Saha B, Lessel D, Hisama F M, Leistritz D F, Friedrich K, Martin G M, Kubisch C, Oshima J
Department of Pathology, University of Washington, Seattle, Wash., USA.
Mol Syndromol. 2010 Sep;1(3):127-132. doi: 10.1159/000320166. Epub 2010 Sep 14.

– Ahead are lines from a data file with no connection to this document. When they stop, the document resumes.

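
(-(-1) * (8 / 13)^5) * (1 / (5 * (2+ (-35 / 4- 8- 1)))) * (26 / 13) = -262144 / 116957295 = -0.00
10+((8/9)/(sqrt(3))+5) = 8 * sqrt(3)/27+15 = 15.51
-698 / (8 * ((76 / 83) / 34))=-492439 / 152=-3239.73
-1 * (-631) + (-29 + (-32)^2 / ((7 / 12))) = 16502 / 7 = 2357.43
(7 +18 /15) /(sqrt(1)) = 41 /5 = 8.20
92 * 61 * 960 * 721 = 3884401920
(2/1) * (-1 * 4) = -8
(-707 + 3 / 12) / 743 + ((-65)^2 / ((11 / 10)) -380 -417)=99480379 / 32692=3042.96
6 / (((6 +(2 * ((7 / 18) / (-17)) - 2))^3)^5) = 3536085135655054572807601385949942 / 532513496975293192094690055963165283203125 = 0.00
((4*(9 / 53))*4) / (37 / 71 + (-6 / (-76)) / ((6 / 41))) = 777024 / 303319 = 2.56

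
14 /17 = 0.82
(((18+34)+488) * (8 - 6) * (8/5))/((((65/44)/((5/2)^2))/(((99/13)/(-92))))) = -2352240/3887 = -605.16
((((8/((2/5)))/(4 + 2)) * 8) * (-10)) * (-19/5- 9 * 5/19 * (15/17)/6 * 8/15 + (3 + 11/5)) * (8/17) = -2510080/16473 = -152.38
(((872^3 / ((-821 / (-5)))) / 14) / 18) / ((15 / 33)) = 1823400832 / 51723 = 35253.19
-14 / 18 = -7 / 9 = -0.78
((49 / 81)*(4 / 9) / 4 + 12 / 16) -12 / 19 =0.19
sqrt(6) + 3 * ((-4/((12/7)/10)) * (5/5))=-70 + sqrt(6)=-67.55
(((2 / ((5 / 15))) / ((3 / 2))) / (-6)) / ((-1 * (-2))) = -1 / 3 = -0.33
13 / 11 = 1.18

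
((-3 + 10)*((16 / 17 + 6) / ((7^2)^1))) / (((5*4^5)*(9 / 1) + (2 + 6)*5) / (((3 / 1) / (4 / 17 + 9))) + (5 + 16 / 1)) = 0.00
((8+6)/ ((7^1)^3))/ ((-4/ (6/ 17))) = -3/ 833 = -0.00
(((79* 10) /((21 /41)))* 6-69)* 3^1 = 192891 /7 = 27555.86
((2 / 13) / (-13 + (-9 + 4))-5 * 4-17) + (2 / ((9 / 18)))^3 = 3158 / 117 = 26.99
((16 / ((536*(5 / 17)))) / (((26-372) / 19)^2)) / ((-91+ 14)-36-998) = -6137 / 22278249730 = -0.00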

Dunnigan-type partial lipodystrophy (familial partial lipodystrophy, Dunnigan variety, FPLD2) can be caused by LMNA mutations. We identified a novel heterozygous LMNA mutation, P485R, in a patient referred to the International Registry of Werner Syndrome because of features consistent with that of progeroid disorder but who was wild type at the WRN locus. The novel mutation is located 2 amino acids away from the canonical FPLD mutations in exon 8 of the LMNA gene. Immunocytochemical analysis revealed abnormal nuclear morphology characteristic of laminopathies within primary fibroblast cultures, but not in a lymphoblastoid cell line, in keeping with previous observations. Our findings indicate that FPLD2 should be considered in the differential diagnosis of the Werner syndrome.
邓尼根型部分脂肪营养不良(家族性部分脂肪营养不良,邓尼根型,FPLD2)可由LMNA基因突变引起。我们在一名因具有早衰样疾病特征而被转诊至国际沃纳综合征登记处的患者中鉴定出一种新的杂合LMNA突变P485R,但其WRN基因座为野生型。该新突变位于LMNA基因第8外显子中典型FPLD突变的2个氨基酸处。免疫细胞化学分析显示,原代成纤维细胞培养物中存在层粘连蛋白病特征性的异常核形态,但在淋巴母细胞系中未观察到,这与先前的观察结果一致。我们的研究结果表明,在沃纳综合征的鉴别诊断中应考虑FPLD2。